Is the Minimum Required Liability Insurance Enough?

Minimum Liability InsuranceThe most basic part of auto insurance, and the part generally required by the government of the state where you live, is the liability coverage that pays for bodily injury and property damage if you injure people or destroy their property in a traffic accident where you are at fault.

When you see those liability minimums expressed in print, they'll usually say something like "25/50/25," which means your insurance company will pay up to $25,000 if one person is injured or killed, $50,000 if there is a claim from more than one person, and up to $25,000 to cover property damage.
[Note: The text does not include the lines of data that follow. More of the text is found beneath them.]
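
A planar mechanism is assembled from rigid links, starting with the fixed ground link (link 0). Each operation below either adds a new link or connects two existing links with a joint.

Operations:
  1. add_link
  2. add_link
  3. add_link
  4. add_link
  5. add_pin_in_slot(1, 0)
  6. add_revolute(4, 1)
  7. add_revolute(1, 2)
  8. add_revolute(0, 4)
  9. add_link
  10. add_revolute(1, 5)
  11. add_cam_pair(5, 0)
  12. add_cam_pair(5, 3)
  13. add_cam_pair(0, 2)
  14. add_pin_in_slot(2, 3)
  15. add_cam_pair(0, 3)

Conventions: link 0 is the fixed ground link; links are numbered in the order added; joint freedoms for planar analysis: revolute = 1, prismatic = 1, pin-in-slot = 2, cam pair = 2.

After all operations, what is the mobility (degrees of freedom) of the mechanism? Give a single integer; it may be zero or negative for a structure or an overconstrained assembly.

link 0 = ground. State L|J1|J2 = 1|0|0
+link1  2|0|0
+link2  3|0|0
+link3  4|0|0
+link4  5|0|0
PS(1,0) f=2→J2  5|0|1
R(4,1) f=1→J1  5|1|1
R(1,2) f=1→J1  5|2|1
R(0,4) f=1→J1  5|3|1
+link5  6|3|1
R(1,5) f=1→J1  6|4|1
C(5,0) f=2→J2  6|4|2
C(5,3) f=2→J2  6|4|3
C(0,2) f=2→J2  6|4|4
PS(2,3) f=2→J2  6|4|5
C(0,3) f=2→J2  6|4|6
M = 3(6−1)−2·4−6 = 15−8−6 = 1

M = 1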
While most states have minimum requirements for the liability insurance, having only the minimum is not enough for all people in all situations. How do you know whether or not you have enough coverage? There are several points to consider:

  • Learn the minimum car insurance liability limits required in your state. They're usually available on the web page for your state's Department of Motor Vehicles, but your insurance company or agent will have this information, as well. It's their job, after all.
  • Calculate your assets. Insurance exists to protect you from losing anything in a lawsuit, so remember that "assets" doesn't mean just mean "cash." If you own a business, a home, a boat, or expensive art work or computer equipment, you will probably need more than the minimum liability coverage required by your state in order to be adequately protected. If you have significant assets, however, you may want to consider a personal umbrella policy, rather than merely maxing out your liability insurance.
  • Think about what you do for a living. If you have a very risky profession (astronaut, test pilot, race car driver, or work on an oil rig) or a very public profession (politics, performing arts, corporate spokesperson for your own business) people will assume you have a high salary, so you may want to boost the liability coverage on your car insurance to protect that perceived income. Also, if you do a lot of driving for work, your employer may require extra liability coverage.
  • Consider the ages of the drivers in your family. Teenagers are more accident prone than middle-aged adults, so increasing liability is a good idea, especially since you're responsible for your teenager until they finish school, even if they have insurance in their own name. Likewise, senior citizens are more likely than slightly younger counterparts to get into accidents.
  • Determine the value of the cars you own - or the other cars on the road. $25,000, a fairly common property damage coverage amount, may seem like a lot until you realize that many of the cars you see on the road - and probably even your own car - would cost much more than that to replace.
  • Remember that an accident may include more than just two cars. If you cause a crash where the car you hit is pushed into another car, your liability exposure just doubled.

If all of these scenarios have you feeling worried or scared, take a minute to take a deep breath. Increasing your liability coverage will protect your assets in most of these situations, and won't impact your insurance premium all that greatly. Remember that the cheapest insurance you can buy isn't necessarily the best policy for you, and spending a little more now is likely to be considerably less expensive in the long run.